Jennifer Ruesink and Eli Wheat in Willapa Bay in 2007.
Alan Trimble
Jennifer Ruesink, left, and Eli Wheat, right, in Willapa Bay in 2007 when this study began.

By area, tidal flats make up more than 50 percent of Willapa Bay in southwest Washington state, making this more than 142-square-mile estuary an ideal location for oyster farming. On some parts of these flats, oysters grow well, filling their shells with delicacies for discerning diners. But according to experienced oyster farmers, oysters raised in other parts of Willapa Bay don’t yield as much meat.

Now, scientists may have an explanation for this variability. In a paper published online July 26 in the journal Estuarine, Coastal and Shelf Science, researchers at the University of Washington and the University of Strathclyde report that the water washing over the Willapa Bay tidal flats during high tides is largely the same water that washed over the flats during the previous high tide.

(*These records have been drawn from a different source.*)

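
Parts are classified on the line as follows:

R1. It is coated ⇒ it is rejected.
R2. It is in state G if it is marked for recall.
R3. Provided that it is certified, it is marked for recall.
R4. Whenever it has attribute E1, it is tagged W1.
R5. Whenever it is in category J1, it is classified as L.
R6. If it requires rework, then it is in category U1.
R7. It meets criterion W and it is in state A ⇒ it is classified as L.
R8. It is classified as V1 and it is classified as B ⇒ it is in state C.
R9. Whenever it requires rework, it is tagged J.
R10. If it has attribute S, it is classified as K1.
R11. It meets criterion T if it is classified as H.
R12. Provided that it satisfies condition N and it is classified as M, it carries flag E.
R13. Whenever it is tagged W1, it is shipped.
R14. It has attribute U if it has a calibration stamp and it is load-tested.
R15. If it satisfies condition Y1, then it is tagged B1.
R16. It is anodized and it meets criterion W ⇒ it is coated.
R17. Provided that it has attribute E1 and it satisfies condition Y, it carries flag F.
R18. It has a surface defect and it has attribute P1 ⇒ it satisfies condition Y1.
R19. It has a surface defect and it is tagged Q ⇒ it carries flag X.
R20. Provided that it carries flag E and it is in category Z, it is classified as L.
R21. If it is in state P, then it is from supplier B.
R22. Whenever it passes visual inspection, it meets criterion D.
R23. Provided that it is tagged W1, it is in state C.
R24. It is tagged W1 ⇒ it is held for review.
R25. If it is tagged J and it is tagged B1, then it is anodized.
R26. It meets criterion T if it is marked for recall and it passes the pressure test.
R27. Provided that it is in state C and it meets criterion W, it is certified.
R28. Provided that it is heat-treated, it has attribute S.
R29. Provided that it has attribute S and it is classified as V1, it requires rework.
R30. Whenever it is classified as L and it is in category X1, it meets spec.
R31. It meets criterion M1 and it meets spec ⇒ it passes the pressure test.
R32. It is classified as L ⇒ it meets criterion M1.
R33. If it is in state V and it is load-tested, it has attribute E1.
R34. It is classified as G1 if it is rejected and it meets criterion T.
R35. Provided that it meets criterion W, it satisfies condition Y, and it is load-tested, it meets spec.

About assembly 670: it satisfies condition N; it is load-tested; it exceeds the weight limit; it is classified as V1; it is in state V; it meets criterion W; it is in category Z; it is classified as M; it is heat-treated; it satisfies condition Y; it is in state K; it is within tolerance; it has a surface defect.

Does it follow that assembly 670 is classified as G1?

No

Forward chaining from the given facts derives: carries flag E, is classified as L, has attribute S, requires rework, meets criterion M1, has attribute E1, meets spec, is tagged W1, is in category U1, is tagged J, is classified as K1, is shipped, carries flag F, is in state C, is held for review, is certified, passes the pressure test, is marked for recall, meets criterion T, is in state G.
The only rule concluding "it is classified as G1" is R34, which needs "it is rejected"; that is never established.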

This “old” water has not been mixed in with “new” water from deeper parts of the bay or the open Pacific Ocean, and has different chemical and biological properties, such as lower levels of food for creatures within the tide flats.

“Previously, there had been this belief that when water drains off of tide flats or out of a bay, currents and wind mix that water up,” said lead author Eli Wheat, a UW instructor in the College of the Environment who conducted this study as a doctoral student in the UW Department of Biology. “It turns out that this is not necessarily true. It takes multiple tidal cycles for this mixing to occur.”

The research was funded by a National Oceanic and Atmospheric Administration grant to Washington Sea Grant at the University of Washington.